Over time, the template library covers the formatting conventions of the manufacturer base. A retailer working with 200 chemical suppliers might encounter 30 to 40 distinct SDS layouts. Once those layouts are mapped, new products from existing suppliers process with minimal manual effort. New suppliers require an initial template setup, but the investment is amortized across every product they supply.

From manual compliance to systematic enforcement

The shift from manual SDS extraction to AI-driven processing changes the compliance posture from reactive to systematic. Instead of a compliance specialist finding problems when they manually review a document, the system catches problems when the data enters the pipeline.

A product with a GHS classification that does not match its DOT shipping category gets flagged at extraction time, not when a shipment is stopped at a carrier facility. A storage compatibility conflict between a newly received product and its assigned warehouse location surfaces during data processing, not during a safety audit. A Prop 65 listing that changed in a revised SDS triggers a label update workflow immediately, not when a customer complaint arrives.

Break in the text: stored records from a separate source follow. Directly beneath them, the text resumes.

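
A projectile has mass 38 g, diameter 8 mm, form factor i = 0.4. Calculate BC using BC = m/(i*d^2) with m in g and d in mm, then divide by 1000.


BC = m/(i*d^2*1000) = 38/(0.4 * 8^2 * 1000) = 0.001484

0.001484


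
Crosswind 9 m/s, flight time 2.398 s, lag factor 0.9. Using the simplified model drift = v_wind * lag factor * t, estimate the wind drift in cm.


drift = v_wind * lag * t = 9 * 0.9 * 2.398 = 19.4238 m ≈ 1942 cm

1942 cm


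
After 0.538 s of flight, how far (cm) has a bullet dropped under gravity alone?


drop = 0.5*g*t^2 = 0.5*9.81*0.538^2 = 1.41972 m ≈ 142 cm

142 cm


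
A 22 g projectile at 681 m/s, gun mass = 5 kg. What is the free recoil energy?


v_r = m_p*v_p/m_gun = 0.022*681/5 = 2.9964 m/s, E_r = 0.5*m_gun*v_r^2 = 0.5*5*2.9964^2 = 22.45 J

22.45 J


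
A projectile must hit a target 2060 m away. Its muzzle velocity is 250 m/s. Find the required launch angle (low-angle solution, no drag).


sin(2*theta) = R*g/v0^2 = 2060*9.81/250^2 = 0.323338, theta = arcsin(0.323338)/2 = 9.432°

9.432 degrees


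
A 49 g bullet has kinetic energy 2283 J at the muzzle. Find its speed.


v = sqrt(2*E/m) = sqrt(2*2283/0.049) = 305.3 m/s

305.3 m/s


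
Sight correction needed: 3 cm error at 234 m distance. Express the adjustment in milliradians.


1 mrad subtends 1 cm per 10 m of range, so adj = error_cm / (dist_m / 10) = 3 / (234/10) = 0.1282 mrad

0.1282 mrad


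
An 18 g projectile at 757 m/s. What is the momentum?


p = m*v = 0.018*757 = 13.63 kg·m/s

13.63 kg·m/s


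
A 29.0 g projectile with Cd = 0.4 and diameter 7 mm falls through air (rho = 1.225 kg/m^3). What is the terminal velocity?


A = pi*(d/2)^2 = pi*(7/2000)^2 = 3.84845e-05 m^2
vt = sqrt(2mg/(Cd*rho*A)) = sqrt(2*0.029*9.81/(0.4 * 1.225 * 3.84845e-05)) = 173.7 m/s

173.7 m/s


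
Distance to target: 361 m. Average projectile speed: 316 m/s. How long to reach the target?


t = d/v = 361/316 = 1.142 s

1.142 s


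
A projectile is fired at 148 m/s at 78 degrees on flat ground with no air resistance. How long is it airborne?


T = 2*v0*sin(theta)/g = 2*148*sin(78°)/9.81 = 29.51 s

29.51 s


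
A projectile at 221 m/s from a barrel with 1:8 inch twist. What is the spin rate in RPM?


twist_m = 8*0.0254 = 0.2032 m
spin = v/twist = 221/0.2032 = 1087.598 rev/s
RPM = spin*60 = 1087.598*60 ≈ 65256 RPM

65256 RPM


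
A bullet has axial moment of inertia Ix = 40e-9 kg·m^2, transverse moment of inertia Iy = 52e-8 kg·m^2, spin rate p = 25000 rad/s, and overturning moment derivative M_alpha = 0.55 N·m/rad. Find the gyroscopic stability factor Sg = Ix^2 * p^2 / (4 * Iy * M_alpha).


Sg = Ix^2 * p^2 / (4 * Iy * M_alpha) = (40e-9)^2 * 25000^2 / (4 * 52e-8 * 0.55) = 0.8741

0.8741


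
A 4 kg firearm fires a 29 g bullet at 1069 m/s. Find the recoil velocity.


v_recoil = m_p * v_p / m_gun = 0.029 * 1069 / 4 = 7.75 m/s

7.75 m/s


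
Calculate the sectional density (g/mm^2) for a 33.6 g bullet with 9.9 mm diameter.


SD = m/d^2 = 33.6/9.9^2 = 0.3428 g/mm^2

0.3428 g/mm^2


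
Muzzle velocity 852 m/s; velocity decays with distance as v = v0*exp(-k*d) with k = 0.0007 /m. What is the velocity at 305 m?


v = v0*exp(-k*d) = 852*exp(-0.0007*305) = 688.2 m/s

688.2 m/s


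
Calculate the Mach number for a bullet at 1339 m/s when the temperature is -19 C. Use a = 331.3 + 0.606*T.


a = 331.3 + 0.606*(-19) = 319.786 m/s
M = v/a = 1339/319.786 = 4.187

4.187


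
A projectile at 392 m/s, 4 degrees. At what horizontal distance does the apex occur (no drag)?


R = v0^2*sin(2*theta)/g = 392^2*sin(2*4°)/9.81 = 2180.01 m
apex_dist = R/2 = 2180.01/2 = 1090 m

1090 m


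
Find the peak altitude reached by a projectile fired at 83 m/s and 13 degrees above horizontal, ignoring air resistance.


H = (v0*sin(theta))^2 / (2g) = (83*sin(13°))^2 / (2*9.81) = 17.77 m

17.77 m


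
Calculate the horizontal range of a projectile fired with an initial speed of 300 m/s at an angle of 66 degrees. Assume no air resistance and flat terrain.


R = v0^2 * sin(2*theta) / g = 300^2 * sin(2*66°) / 9.81 = 6818 m

6818 m


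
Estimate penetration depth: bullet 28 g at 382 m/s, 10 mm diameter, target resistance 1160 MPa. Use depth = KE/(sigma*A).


A = pi*(d/2)^2 = pi*(10/2)^2 = 78.5398 mm^2
E = 0.5*m*v^2 = 0.5*0.028*382^2 = 2042.94 J
depth = E/(sigma*A) = 2042.94 J / (1160 MPa * 78.5398 mm^2) = 2042.94/(1160 * 78.5398) m = 0.0224237 m ≈ 22.42 mm

22.42 mm


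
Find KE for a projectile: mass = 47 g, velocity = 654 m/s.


E = 0.5*m*v^2 = 0.5*0.047*654^2 = 10051 J

10051 J


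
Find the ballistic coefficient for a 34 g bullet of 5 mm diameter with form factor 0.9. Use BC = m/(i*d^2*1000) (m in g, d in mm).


BC = m/(i*d^2*1000) = 34/(0.9 * 5^2 * 1000) = 0.001511

0.001511


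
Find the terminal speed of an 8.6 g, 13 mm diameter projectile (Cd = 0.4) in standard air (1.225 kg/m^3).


A = pi*(d/2)^2 = pi*(13/2000)^2 = 1.32732e-04 m^2
vt = sqrt(2mg/(Cd*rho*A)) = sqrt(2*0.0086*9.81/(0.4 * 1.225 * 1.32732e-04)) = 50.93 m/s

50.93 m/s


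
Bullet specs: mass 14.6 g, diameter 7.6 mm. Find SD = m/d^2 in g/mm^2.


SD = m/d^2 = 14.6/7.6^2 = 0.2528 g/mm^2

0.2528 g/mm^2


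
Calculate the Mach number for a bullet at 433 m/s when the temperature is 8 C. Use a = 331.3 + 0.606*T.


a = 331.3 + 0.606*(8) = 336.148 m/s
M = v/a = 433/336.148 = 1.288

1.288


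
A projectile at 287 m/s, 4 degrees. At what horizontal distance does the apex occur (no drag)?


R = v0^2*sin(2*theta)/g = 287^2*sin(2*4°)/9.81 = 1168.56 m
apex_dist = R/2 = 1168.56/2 = 584.3 m

584.3 m


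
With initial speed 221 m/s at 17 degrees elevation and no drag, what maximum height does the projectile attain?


H = (v0*sin(theta))^2 / (2g) = (221*sin(17°))^2 / (2*9.81) = 212.8 m

212.8 m


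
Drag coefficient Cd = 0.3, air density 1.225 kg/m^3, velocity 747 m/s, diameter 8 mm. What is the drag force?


A = pi*(d/2)^2 = pi*(8/2000)^2 = 5.02655e-05 m^2
Fd = 0.5*Cd*rho*A*v^2 = 0.5*0.3*1.225*5.02655e-05*747^2 = 5.154 N

5.154 N


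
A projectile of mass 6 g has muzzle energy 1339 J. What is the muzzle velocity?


v = sqrt(2*E/m) = sqrt(2*1339/0.006) = 668.1 m/s

668.1 m/s


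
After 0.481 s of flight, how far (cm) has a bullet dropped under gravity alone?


drop = 0.5*g*t^2 = 0.5*9.81*0.481^2 = 1.13483 m ≈ 113.5 cm

113.5 cm


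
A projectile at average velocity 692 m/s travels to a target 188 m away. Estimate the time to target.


t = d/v = 188/692 = 0.2717 s

0.2717 s


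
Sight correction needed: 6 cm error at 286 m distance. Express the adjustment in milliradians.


1 mrad subtends 1 cm per 10 m of range, so adj = error_cm / (dist_m / 10) = 6 / (286/10) = 0.2098 mrad

0.2098 mrad


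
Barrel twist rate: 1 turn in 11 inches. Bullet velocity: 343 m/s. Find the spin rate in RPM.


twist_m = 11*0.0254 = 0.2794 m
spin = v/twist = 343/0.2794 = 1227.631 rev/s
RPM = spin*60 = 1227.631*60 ≈ 73658 RPM

73658 RPM


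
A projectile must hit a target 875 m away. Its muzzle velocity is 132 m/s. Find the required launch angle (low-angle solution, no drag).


sin(2*theta) = R*g/v0^2 = 875*9.81/132^2 = 0.492639, theta = arcsin(0.492639)/2 = 14.76°

14.76 degrees


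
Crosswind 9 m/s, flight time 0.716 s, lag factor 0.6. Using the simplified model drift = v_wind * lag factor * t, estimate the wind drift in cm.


drift = v_wind * lag * t = 9 * 0.6 * 0.716 = 3.8664 m ≈ 386.6 cm

386.6 cm


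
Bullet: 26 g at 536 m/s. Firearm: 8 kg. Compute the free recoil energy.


v_r = m_p*v_p/m_gun = 0.026*536/8 = 1.742 m/s, E_r = 0.5*m_gun*v_r^2 = 0.5*8*1.742^2 = 12.14 J

12.14 J


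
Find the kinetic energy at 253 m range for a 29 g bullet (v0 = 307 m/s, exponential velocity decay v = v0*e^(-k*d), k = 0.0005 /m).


v = v0*exp(-k*d) = 307*exp(-0.0005*253) = 270.52 m/s
E = 0.5*m*v^2 = 0.5*0.029*270.52^2 = 1061 J

1061 J


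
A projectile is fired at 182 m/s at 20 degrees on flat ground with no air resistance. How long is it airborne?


T = 2*v0*sin(theta)/g = 2*182*sin(20°)/9.81 = 12.69 s

12.69 s


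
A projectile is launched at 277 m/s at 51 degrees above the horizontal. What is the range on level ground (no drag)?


R = v0^2 * sin(2*theta) / g = 277^2 * sin(2*51°) / 9.81 = 7651 m

7651 m


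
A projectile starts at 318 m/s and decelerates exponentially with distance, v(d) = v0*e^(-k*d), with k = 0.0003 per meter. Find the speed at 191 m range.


v = v0*exp(-k*d) = 318*exp(-0.0003*191) = 300.3 m/s

300.3 m/s


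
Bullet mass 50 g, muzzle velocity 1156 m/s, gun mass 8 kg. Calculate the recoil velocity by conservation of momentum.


v_recoil = m_p * v_p / m_gun = 0.05 * 1156 / 8 = 7.225 m/s

7.225 m/s


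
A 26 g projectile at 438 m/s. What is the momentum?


p = m*v = 0.026*438 = 11.39 kg·m/s

11.39 kg·m/s


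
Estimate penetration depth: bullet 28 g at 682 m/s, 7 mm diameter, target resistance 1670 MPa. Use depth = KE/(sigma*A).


A = pi*(d/2)^2 = pi*(7/2)^2 = 38.4845 mm^2
E = 0.5*m*v^2 = 0.5*0.028*682^2 = 6511.74 J
depth = E/(sigma*A) = 6511.74 J / (1670 MPa * 38.4845 mm^2) = 6511.74/(1670 * 38.4845) m = 0.10132 m ≈ 101.3 mm

101.3 mm


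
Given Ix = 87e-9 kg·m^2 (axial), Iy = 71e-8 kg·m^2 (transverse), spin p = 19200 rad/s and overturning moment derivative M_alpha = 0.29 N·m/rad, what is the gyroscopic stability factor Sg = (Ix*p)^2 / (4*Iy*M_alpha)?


Sg = Ix^2 * p^2 / (4 * Iy * M_alpha) = (87e-9)^2 * 19200^2 / (4 * 71e-8 * 0.29) = 3.388

3.388


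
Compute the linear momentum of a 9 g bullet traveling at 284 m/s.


p = m*v = 0.009*284 = 2.556 kg·m/s

2.556 kg·m/s


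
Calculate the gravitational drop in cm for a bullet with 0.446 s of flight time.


drop = 0.5*g*t^2 = 0.5*9.81*0.446^2 = 0.975683 m ≈ 97.57 cm

97.57 cm


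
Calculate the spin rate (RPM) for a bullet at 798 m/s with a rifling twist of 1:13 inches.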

The compliance team’s role shifts from data transcription to exception management. They review the extractions the system is uncertain about, verify the compliance-critical mappings, and handle the cases that require judgment — the product whose GHS classification falls at the boundary between two categories, the SDS whose Section 14 data contradicts its Section 2 classification, the multi-component product whose aggregate hazard rating requires calculation rather than direct extraction.

The 4,000 SDSs are still there. The 16 sections per document are still there. The downstream systems still need their specific fields in their specific formats. What changes is that the mechanical work of reading, locating, transcribing, and entering data is handled by a system that does it consistently, at scale, with quality enforcement at every step. The compliance team’s expertise goes to the decisions that require expertise, not to the data entry that consumed it.